Knowledge production and the National Museum  

Author:

Kristin Kuutma (University of Tartu)

Paper short abstract:

This presentation proposes to focus on the making of scholarly knowledge in the context of cultural heritage research and its social dissemination or contestation in the museum space. I will study the institutionalized context and the politicized framework of ethnographic studies in Soviet Estonia.

Paper long abstract:

This presentation proposes to focus on the making of scholarly knowledge in the context of cultural heritage research and its social dissemination or contestation in the museum space. I will study the institutionalized and the politicized framework of ethnographic studies in Soviet Estonia. The museal 'knowledge production' practices represent ambivalently the expertise and institutions engaged in the research and collecting of cultural heritage, and their interaction with the general public in that process from a historical perspective under particular socio-political circumstance. The institutionalized context thus defined and the time constraint guides my perspective on the ideological shifts affecting ethnographic studies.

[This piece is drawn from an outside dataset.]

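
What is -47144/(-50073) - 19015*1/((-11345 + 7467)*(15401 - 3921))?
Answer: 419955323491/445844383824 ≈ 0.94193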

The empirical material for the analysis of the formation of ethnographic sources and ethnographic collecting practices are based on the institutionalized knowledge deposited at the Estonian National Museum.

The process of institutionalization denotes in essence a relocation from the margins to the centre - the establishment of canons, the conceptualization of paradigmatic truths and the fixation of sociocultural practices or products in a meaningful, manageable and celebrated format. The formation of a cultural/academic institution - both from the perspective of matter and practices - involves categorizations, exclusions and inclusions in identifying the knowledge to be sought and the representations created. The making of a museum, the establishment of depositories for past repertoires, and for records of past cultural practices and artefacts has inherently served the purpose of creating a national cultural heritage, which requires continuous critical retrospection.